Naviguer sur la ligne de front numérique : Une voie à suivre
Pour contrer cette forme sophistiquée d’érosion de la souveraineté, les gouvernements doivent adopter une stratégie nuancée et multidimensionnelle qui va au-delà des réponses traditionnelles en matière de sécurité :
- Répondre aux véritables griefs : Identifier de manière proactive et traiter de manière visible les principaux problèmes domestiques qui alimentent le mécontentement. De véritables réformes politiques et des mécanismes transparents de responsabilisation peuvent délégitimer le discours de l’IGF en démontrant que le gouvernement est réactif et efficace.
- Révéler l’influence malveillante : Développer des capacités solides pour détecter et attribuer de manière transparente les opérations d’influence malveillante. Le fait d’exposer publiquement les acteurs étrangers et leurs tactiques, en s’appuyant sur des preuves crédibles, peut vacciner la population contre la manipulation sans diaboliser les dissidents légitimes.

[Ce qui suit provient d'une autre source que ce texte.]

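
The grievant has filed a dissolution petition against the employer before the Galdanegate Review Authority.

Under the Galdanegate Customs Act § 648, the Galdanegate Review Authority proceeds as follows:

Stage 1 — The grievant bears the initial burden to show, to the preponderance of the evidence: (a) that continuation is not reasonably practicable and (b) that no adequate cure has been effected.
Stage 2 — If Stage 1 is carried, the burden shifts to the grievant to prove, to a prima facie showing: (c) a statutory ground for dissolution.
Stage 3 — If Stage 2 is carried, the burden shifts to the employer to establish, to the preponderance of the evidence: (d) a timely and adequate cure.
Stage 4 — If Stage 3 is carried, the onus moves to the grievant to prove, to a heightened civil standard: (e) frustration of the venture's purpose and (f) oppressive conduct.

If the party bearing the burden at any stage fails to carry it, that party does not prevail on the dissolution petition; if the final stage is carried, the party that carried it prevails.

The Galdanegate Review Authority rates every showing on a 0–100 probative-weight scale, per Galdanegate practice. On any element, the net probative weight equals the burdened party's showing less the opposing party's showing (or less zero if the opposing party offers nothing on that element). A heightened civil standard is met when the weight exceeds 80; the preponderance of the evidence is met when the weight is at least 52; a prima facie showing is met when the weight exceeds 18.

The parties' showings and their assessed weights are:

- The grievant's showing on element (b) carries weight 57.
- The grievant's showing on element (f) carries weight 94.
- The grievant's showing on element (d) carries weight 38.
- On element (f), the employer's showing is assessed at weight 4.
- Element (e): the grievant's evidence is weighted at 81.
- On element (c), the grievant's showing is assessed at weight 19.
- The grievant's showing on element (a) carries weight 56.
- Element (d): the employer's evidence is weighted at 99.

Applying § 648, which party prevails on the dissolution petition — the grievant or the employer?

grievant

At Stage 1 the grievant must meet the preponderance of the evidence (weight is at least 52): on (a) the weight is 56, ≥ 52, so (a) meets the standard; on (b) the weight is 57, which does reach 52, so (b) meets the standard.
  All elements met. The grievant retains the burden for Stage 2.
At Stage 2 the grievant must meet a prima facie showing (weight exceeds 18): on (c) the weight is 19, > 18, so (c) meets the standard.
  Stage 2 carried; the burden shifts to the employer.
At Stage 3 the employer must meet the preponderance of the evidence (weight is at least 52): on (d) the weight is 99 less the opposing 38 gives net 61, which does reach 52, so (d) meets the standard.
  Stage 3 is satisfied; the onus moves to the grievant.
At Stage 4 the grievant must meet a heightened civil standard (weight exceeds 80): on (e) the weight is 81, > 80, so (e) meets the standard; on (f) the weight is 94 less the opposing 4 gives net 90, > 80, so (f) meets the standard.
  All elements met at the final stage.
With every stage satisfied, the grievant prevails.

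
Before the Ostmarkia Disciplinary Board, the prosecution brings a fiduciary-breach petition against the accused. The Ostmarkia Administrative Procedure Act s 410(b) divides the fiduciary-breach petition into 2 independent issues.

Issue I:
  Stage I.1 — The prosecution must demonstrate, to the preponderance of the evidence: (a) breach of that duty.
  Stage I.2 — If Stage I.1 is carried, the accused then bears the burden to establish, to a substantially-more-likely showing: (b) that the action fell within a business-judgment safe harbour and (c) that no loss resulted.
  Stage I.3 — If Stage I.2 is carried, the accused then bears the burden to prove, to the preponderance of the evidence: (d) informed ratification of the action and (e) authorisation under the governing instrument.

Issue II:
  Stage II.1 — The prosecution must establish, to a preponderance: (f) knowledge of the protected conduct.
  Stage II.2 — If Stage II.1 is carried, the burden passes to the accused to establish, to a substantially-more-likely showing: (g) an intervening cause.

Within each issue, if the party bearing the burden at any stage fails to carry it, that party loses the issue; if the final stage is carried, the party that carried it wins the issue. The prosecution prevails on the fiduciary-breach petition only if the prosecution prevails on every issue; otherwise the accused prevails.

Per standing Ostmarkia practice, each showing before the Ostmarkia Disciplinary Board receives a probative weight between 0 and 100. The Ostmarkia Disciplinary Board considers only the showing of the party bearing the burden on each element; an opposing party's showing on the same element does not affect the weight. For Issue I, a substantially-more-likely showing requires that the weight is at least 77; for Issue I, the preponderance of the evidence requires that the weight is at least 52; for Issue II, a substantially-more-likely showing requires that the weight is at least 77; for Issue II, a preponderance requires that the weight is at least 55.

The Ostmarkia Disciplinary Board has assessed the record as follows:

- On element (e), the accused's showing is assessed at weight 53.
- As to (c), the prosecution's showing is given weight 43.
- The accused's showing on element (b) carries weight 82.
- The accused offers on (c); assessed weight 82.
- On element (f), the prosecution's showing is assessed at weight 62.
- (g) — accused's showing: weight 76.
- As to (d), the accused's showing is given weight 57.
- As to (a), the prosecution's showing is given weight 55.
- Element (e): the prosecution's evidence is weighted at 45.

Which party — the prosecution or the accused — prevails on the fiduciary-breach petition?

accused

— Issue I —
Stage I.1 — burden on prosecution; standard: the preponderance of the evidence (weight is at least 52).
    (a): 55 ≥ 52 [met]
  All elements met. The burden passes to the accused.
Stage I.2 — burden on accused; standard: a substantially-more-likely showing (weight is at least 77).
    (b): 82 ≥ 77 [met]
    (c): 82 (prosecution's 43 disregarded) ≥ 77 [met]
  All elements met. The accused retains the burden for Stage I.3.
Stage I.3 — burden on accused; standard: the preponderance of the evidence (weight is at least 52).
    (d): 57 ≥ 52 [met]
    (e): 53 (prosecution's 45 disregarded) ≥ 52 [met]
  All elements met at the final stage.
Every stage carried; the accused prevails on this issue.
— Issue II —
Stage II.1 — burden on prosecution; standard: a preponderance (weight is at least 55).
    (f): 62 ≥ 55 [met]
  Stage II.1 is satisfied; the onus moves to the accused.
Stage II.2 — burden on accused; standard: a substantially-more-likely showing (weight is at least 77).
    (g): 76 < 77 [not met]
  The accused does not carry Stage II.2.
The prosecution prevails on this issue.
Per-issue: Issue I → accused; Issue II → prosecution. The prosecution must prevail on every issue; overall, the accused prevails.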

- Renforcer la résilience numérique : Investissez dans des programmes d’alphabétisation numérique pour les citoyens, en leur donnant les moyens d’évaluer de manière critique les informations en ligne et de reconnaître les tactiques de manipulation. Parallèlement, les gouvernements devraient s’engager de manière proactive sur les médias sociaux, en contrant la désinformation par des faits et en proposant des récits alternatifs positifs adaptés aux natifs numériques.
- Restriction stratégique : Faites preuve d’une extrême prudence et de retenue dans l’usage de la force ou la restriction des libertés numériques. Privilégiez la désescalade, le dialogue et les modèles de maintien de l’ordre respectueux des droits. Toutes les mesures de sécurité nécessaires doivent être proportionnées, transparentes et vérifiables de manière indépendante afin d’empêcher les FMI de les exploiter à des fins de propagande.
L’émergence des protestations de la génération Z, potentiellement influencées par des acteurs étrangers utilisant la guerre de l’information, nous rappelle avec force que la souveraineté auXXIe siècle s’étend au-delà des frontières physiques, dans les domaines numérique et cognitif. Les gouvernements doivent adapter leur compréhension des menaces et leurs stratégies de réponse pour défendre leur intégrité nationale contre ces formes d’intervention en constante évolution.